Denominator – the number of people who present at hospital with an acute painful sickle cell episode.

Data source: Local data collection. Contained within NICE clinical guideline 143 clinical audit tool, audit standards 2 and 3.

b) Proportion of people who present at hospital with an acute painful sickle cell episode who have their pain assessed using an age-appropriate pain scoring tool.

Numerator – the number of people in the denominator who have their pain assessed using an age-appropriate pain scoring tool.

Denominator – the number of people who present at hospital with an acute painful sickle cell episode.

Data source: Local data collection. Contained within NICE clinical guideline 143 clinical audit tool, audit standard 1.

What the quality statement means for service providers, healthcare professionals and commissioners

Service providers ensure that they have sufficient resources to assess both pain and clinical signs in people who present at hospital with an acute painful sickle cell episode and to give appropriate analgesia within 30 minutes of presentation.

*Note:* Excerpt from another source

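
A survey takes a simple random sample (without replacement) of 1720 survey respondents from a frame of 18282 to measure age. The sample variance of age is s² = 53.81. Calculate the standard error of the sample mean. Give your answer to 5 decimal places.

Under SRS without replacement, Var(ȳ) = (1 − f)·s²/n with f = n/N = 1720/18282 = 0.09408161.
Var(ȳ) = (1 − 0.09408161)·53.81/1720 = 0.90591839·0.031284884 = 0.028341551.
SE(ȳ) = √(0.028341551) = 0.16835.

0.16835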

Healthcare professionals ensure that they assess both pain and clinical signs in people who present at hospital with an acute painful sickle cell episode and give appropriate analgesia within 30 minutes of presentation.

Commissioners ensure that they commission services that have sufficient resources to assess both pain and clinical signs in people who present at hospital with an acute painful sickle cell episode and give them appropriate analgesia within 30 minutes of presentation.

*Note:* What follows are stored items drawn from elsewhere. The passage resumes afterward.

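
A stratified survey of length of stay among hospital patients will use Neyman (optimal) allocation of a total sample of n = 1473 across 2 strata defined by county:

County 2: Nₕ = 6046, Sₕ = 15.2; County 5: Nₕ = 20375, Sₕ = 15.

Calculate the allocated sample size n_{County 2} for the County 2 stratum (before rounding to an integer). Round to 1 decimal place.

Neyman allocation: nₕ = n·NₕSₕ / Σⱼ NⱼSⱼ.
Σ NⱼSⱼ = 6046·15.2 + 20375·15 = 397524.2.
n_{County 2} = 1473·6046·15.2 / 397524.2 = 340.5.

340.5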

What the quality statement means for patients, service users and carers

People who go to hospital with a painful attack of sickle cell disease (acute painful sickle cell episode) have their pain, blood pressure, blood oxygen levels, heart rate, breathing rate and temperature checked, and are given the right amount of pain relief within 30 minutes of arriving.

Source guidance

Definitions of terms used in this quality statement

Pain assessment

A pain assessment should assess the severity of pain using an age-appropriate pain scoring tool. [NICE clinical guideline 143, recommendation 1.1.3]

Clinical assessment

A clinical assessment should check whether the pain is due to an acute painful sickle cell episode or another cause, and should include assessment of the following clinical signs:

  • blood pressure

  • oxygen saturation

  • pulse rate

  • respiratory rate

  • temperature.

[NICE clinical guideline 143, recommendations 1.1.5 and 1.1.6]

Appropriate analgesia

Appropriate analgesia must take into account any pain relief taken by the patient for the current episode before presenting at hospital, and ensure that the drug, dose and administration route are suitable for the severity of the pain and the age of the patient. [NICE clinical guideline 143, recommendation 1.1.7]

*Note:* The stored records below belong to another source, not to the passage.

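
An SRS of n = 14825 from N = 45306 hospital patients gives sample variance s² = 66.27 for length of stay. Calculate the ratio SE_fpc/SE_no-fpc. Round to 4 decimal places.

f = n/N = 14825/45306 = 0.32721935.
SE_no-fpc = √(s²/n) = 0.066859194; SE_fpc = √((1−f)s²/n) = 0.054840055.
Ratio = √(1−f) = 0.82023207.

0.8202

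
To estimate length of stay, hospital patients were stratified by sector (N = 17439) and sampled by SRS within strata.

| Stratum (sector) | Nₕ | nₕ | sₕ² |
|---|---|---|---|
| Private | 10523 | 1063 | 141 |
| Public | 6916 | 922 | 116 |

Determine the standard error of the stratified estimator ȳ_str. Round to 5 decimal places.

Var(ȳ_str) = Σₕ Wₕ²(1 − fₕ)sₕ²/nₕ with Wₕ = Nₕ/N, N = 17439.
Private: Wₕ = 0.60341763; term = 0.60341763²·(1 − 0.10101682)·141/1063 = 0.043418358.
Public: Wₕ = 0.39658237; term = 0.39658237²·(1 − 0.13331405)·116/922 = 0.017149665.
Sum = 0.060568023.
SE = √(0.060568023) = 0.24611.

0.24611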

Equality and diversity considerations

Most people with sickle cell disease are of African or African-Caribbean origin. This may mean that language needs to be taken into account when deciding on the type of pain scoring tool to be used. Age, especially if the person is a young child, and any physical, sensory or learning disabilities also need to be taken into account.

In young children, people with learning disabilities and people in great pain, it may not be possible to determine the cause of the pain initially without a fuller examination.